AppImage wird oft in einem Atemzug mit Flatpak und Snap genannt. Dabei ist dieses Paketformat mit einem Alter von 17 Jahren einerseits schon länger verfügbar und unterscheidet sich auch vom Paketformat selbst von den beiden anderen. Während Flatpak und Snap auf eine vorinstallierte Basis von Laufzeitumgebungen angewiesen sind, bringt AppImage alle benötigten Bestandteile im Paket selbst mit. Das bedeutet auch, es lässt sich mit einem Klick rückstandslos wieder entfernen.
Zwei Nachteile
AppImage hatte bisher jedoch zwei Nachteile gegenüber der Konkurrenz. Das betrifft die Updates und die Desktop-Integration. Updates von AppImages sind überwiegend immer noch Sache des Anwenders, der die alte Version manuell gegen eine neue austauscht. Es gibt zwar AppImageUpdate, das aber auf bisher kaum vorhandene Update-Informationen im AppImage selbst angewiesen ist. Hier sind die AppImage-Entwickler dabei, dies per libappimageupdate nachzubessern.

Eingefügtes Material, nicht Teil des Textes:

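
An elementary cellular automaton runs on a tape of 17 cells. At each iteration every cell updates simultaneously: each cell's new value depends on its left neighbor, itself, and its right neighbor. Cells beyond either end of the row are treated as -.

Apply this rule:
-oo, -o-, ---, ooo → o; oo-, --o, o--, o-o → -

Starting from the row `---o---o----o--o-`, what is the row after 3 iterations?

iteration 1: oo-o-o-o-oo-o--o-
iteration 2: o--o-o-o-o--o--o-
iteration 3: o--o-o-o-o--o--o-

o--o-o-o-o--o--o-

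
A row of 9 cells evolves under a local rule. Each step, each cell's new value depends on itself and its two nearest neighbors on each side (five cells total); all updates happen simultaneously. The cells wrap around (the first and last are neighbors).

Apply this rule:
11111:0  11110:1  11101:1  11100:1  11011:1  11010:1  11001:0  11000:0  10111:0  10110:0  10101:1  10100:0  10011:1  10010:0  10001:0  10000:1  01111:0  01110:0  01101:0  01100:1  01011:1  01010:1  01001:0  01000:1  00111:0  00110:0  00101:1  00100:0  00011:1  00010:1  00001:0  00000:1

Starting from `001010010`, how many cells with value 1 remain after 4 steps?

011100001
100101011
100111100
001001100
count of 1: 3

3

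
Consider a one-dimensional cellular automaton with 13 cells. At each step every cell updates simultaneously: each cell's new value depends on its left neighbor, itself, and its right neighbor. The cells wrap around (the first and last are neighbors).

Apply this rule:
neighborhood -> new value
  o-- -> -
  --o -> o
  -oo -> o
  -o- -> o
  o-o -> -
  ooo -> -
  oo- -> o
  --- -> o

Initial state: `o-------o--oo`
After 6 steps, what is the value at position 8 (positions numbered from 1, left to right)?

-

step 1: o-ooooooo-oo-
step 2: o-o-----o-oo-
step 3: o-o-ooooo-oo-
step 4: o-o-o---o-oo-
step 5: o-o-o-ooo-oo-
step 6: o-o-o-o-o-oo-
position 8 holds -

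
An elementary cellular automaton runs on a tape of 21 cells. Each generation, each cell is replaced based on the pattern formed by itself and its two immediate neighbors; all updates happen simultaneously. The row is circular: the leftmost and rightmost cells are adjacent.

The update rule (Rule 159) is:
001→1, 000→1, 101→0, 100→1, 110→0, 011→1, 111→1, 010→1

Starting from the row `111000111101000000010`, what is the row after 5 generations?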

Was die Desktop-Integration angeht, so gibt es seit einiger Zeit AppImageLauncher, das alle auf dem Rechner befindlichen AppImages zentral verwaltet und über das Menü der Desktop-Umgebung startfähig macht. Falls ein AppImage dies unterstützt, übernimmt AppImageLauncher auch die Aktualisierungen. Wenn es aber um das Stöbern durch den Bestand an verfügbaren AppImages ging, war der User bisher weitestgehend auf AppImageHub im Browser angewiesen.
AppImagePool
Für diesen App Store gibt es jetzt mit AppImagePool ein mit Flutter erstelltes GUI-Frontend, das den Weg in den Browser erspart und zudem noch extra Funktionalität mitbringt. Die AppImages werden direkt von GitHub heruntergeladen und können sowohl Upgrades als auch Downgrades erhalten, sofern das jeweilige AppImage dies unterstützt. Es bietet die Apps als Raster oder Liste an und verfügt über einen Dark Mode. AppImagePool steht als Flatpak, und, wen wundert’s, als AppImage zur Verfügung.

Ich finde blöd, dass der AppImageHub genauso wie Flathub wieder nur auf Github gepflegt wird. Als Entwickler wird man auf Github gezwungen, wenn man in den zentralen Repositories gefunden werden möchte.
Naja, wenn ich als DAU ein Toll suche, dann will ich es auch finden, und nicht mein Leben der Suche widmen….
Und wenn Du als Autor Dein Tool bekannt(er) werden lassen willst, solltest Du es dort plazieren, wo es gefunden wird… – Also Win-Win für Alle…
Gute Sache gerade weil der AppImagePool als AppImage zur Verfügung steht 🙂
Ich muss zugeben, ich bin ein Fan von App Images. Ein File, eine Anwendung. Kein Datenmüll und System-Einhänger wie Snaps. Keine Download und Install von 700-800 MB für eine simple Note-App (Cherrytree). Chmod a+x und los gehts. Ich verwende z.B. ein AppImage für GeforceNow Spiele. Damit spiele ich mit meiner alten Kiste unter Antix Linux tolle high-end games. Hier der Link:
https://github.com/liberavia/geforcenow/releases/
Der Entwickler scheint die App häufig auf den neusten Stand zu bringen. Funktioniert tadellos bei mir.
LibreWolf gibt z.B. auch als App Image.